This blog post is an excerpt from GovLoop’s recent market trend report “Network Access Control: Your First Line of Cyber Defense.” Download the full report here.
Identifying and correcting network vulnerabilities is a 24/7 operation that must evolve as cyberthreats evolve. To stay current with ever-changing commercial and government regulations, agencies can’t rely on antiquated solutions and operational procedures.
Such a reactive approach to security focuses on addressing current and near-term cyber issues, but does not include longer-term planning or responses for future threats. It also doesn’t position agencies to proactively comply with security requirements that govern how they should manage network access across multiple devices and users.
To prevent the risks of unauthorized access to high-value assets or the loss of sensitive data, network access control is mandated by Homeland Security Presidential Directive 12 (HSPD-12), Federal Information Processing Standards (FIPS) guidelines, along with various DoD regulations. There are also network access requirements set by the Federal Risk and Authorization Management Program (FedRAMP), which developed a governmentwide baseline for securing cloud products and services used across agencies.

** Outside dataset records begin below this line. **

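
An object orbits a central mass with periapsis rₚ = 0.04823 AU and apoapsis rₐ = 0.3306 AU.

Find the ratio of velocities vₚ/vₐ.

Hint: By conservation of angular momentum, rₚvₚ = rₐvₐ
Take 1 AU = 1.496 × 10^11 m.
rₚ = 0.04823 AU = 7.21521 × 10^9 m
rₐ = 0.3306 AU = 4.94578 × 10^10 m
rₚvₚ = rₐvₐ  ⇒  vₚ/vₐ = rₐ/rₚ
vₚ/vₐ = (4.94578 × 10^10) / (7.21521 × 10^9) = 6.85465

Final answer: vₚ/vₐ = 6.855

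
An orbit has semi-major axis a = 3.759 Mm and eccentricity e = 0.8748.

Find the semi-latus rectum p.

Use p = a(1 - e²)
a = 3.759 Mm = 3.759 × 10^6 m
e = 0.8748,  e² = 0.765275,  1 − e² = 0.234725
p = a(1 − e²) = 3.759 × 10^6 m × 0.234725 = 882331 m ≈ 882.3 km

Final answer: p = 882.3 km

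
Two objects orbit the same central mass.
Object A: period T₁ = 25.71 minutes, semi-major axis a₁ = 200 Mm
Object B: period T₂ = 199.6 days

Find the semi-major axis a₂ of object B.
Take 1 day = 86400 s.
T₁ = 25.71 minutes = 1542.6 s
T₂ = 199.6 days = 1.72454 × 10^7 s
a₁ = 200 Mm = 2 × 10^8 m
Kepler's third law: (T₂/T₁)² = (a₂/a₁)³  ⇒  a₂ = a₁ (T₂/T₁)^(2/3)
T₂/T₁ = 11179.5
(T₂/T₁)^(2/3) = 499.974
a₂ = 2 × 10^8 m × 499.974 = 9.99948 × 10^10 m ≈ 99.99 Gm

Final answer: a₂ = 99.99 Gm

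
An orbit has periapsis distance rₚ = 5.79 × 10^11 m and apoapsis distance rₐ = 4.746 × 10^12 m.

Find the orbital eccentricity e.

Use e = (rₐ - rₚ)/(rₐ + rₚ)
rₚ = 5.79 × 10^11 m
rₐ = 4.746 × 10^12 m
rₐ − rₚ = 4.167 × 10^12 m
rₐ + rₚ = 5.325 × 10^12 m
e = (rₐ − rₚ)/(rₐ + rₚ) = 0.782535

Final answer: e = 0.7825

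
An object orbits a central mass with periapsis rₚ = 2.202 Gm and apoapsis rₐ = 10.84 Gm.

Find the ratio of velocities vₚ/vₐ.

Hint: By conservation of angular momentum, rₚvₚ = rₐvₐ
rₚ = 2.202 Gm = 2.202 × 10^9 m
rₐ = 10.84 Gm = 1.084 × 10^10 m
rₚvₚ = rₐvₐ  ⇒  vₚ/vₐ = rₐ/rₚ
vₚ/vₐ = (1.084 × 10^10) / (2.202 × 10^9) = 4.9228

Final answer: vₚ/vₐ = 4.923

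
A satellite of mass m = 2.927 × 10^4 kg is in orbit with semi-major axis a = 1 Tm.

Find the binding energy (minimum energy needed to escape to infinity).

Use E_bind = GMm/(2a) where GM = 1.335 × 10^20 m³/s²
a = 1 Tm = 1 × 10^12 m
GM = 1.335 × 10^20 m³/s²
m = 2.927 × 10^4 kg
GMm = 1.335 × 10^20 × 29270 = 3.90755 × 10^24 m³·kg/s²
2a = 2 × 10^12 m
E_bind = GMm/(2a) = 1.95377 × 10^12 J ≈ 1.954 TJ

Final answer: 1.954 TJ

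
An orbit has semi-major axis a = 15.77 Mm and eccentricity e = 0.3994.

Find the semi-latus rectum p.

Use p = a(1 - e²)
a = 15.77 Mm = 1.577 × 10^7 m
e = 0.3994,  e² = 0.15952,  1 − e² = 0.84048
p = a(1 − e²) = 1.577 × 10^7 m × 0.84048 = 1.32544 × 10^7 m ≈ 13.25 Mm

Final answer: p = 13.25 Mm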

But implementing and enforcing these mandates requires sufficient funding and skilled professionals who understand the right tools and techniques. “The biggest challenge that we’re seeing is either a lack of resources or a lack of the training and knowledge necessary to keep the network running or to be able to secure it,” said Pete Burke, security practice team lead at Force 3.
Burke shared several best practices for implementing a comprehensive approach to network defense.
1. Set a solid foundation
When implementing network access controls, you have to ensure the technology you implement properly enforces security polices and that users are authenticated before gaining network access. When the time comes for your agency to undergo auditing procedures, you must be able to show these security measures are in place and effective.
2. Focus on authentication and access control
The network access control solution you use should be able to identify users by their unique profile and the device they are using. Once that is determined, access can be granted or denied. As a best practice, Burke recommends that once users are authorized on the network, they be given access only to what they need. It isn’t enough to simply authenticate users’ identities before giving them network access. Controlling what they can and cannot do within the network is also critical to security. “We’ve seen where different agencies are authenticating the assets and users on the network, but they’re not enforcing any access control, which defeats the purpose,” Burke said. Authentication is part of the process, but it isn’t the only step.
3. Automate network access control
Over time, agencies should reach a point where they can automatically remediate network access issues. That includes quarantining devices that are trying to connect to the network, but don’t meet an agencies standard levels of compliance. As your implementation of network access control evolves, you should consider how these and other tasks can be automated.
4. Increase network visibility
Burke recommends that agencies also improve the level of visibility that IT teams have into all of the traffic moving across the network. Boosting visibility involves monitoring network traffic flows, controlling network access, ensuring connected devices are compliant, performing remediation requirements and tracking which applications and systems that users can access. By doing so, agencies can create a baseline of network behavior and heuristics, enabling them to identify insider threats or malicious network activity that deviates from normal behavior.
5. Provide adequate training for your workforce
Identify opportunities to train or re-train IT personnel who will be involved in implementing network access controls. Ensure they have the knowledge and resources they need to maintain network security and availability. Through industry partnerships, you can learn new skills and also supplement your current workforce.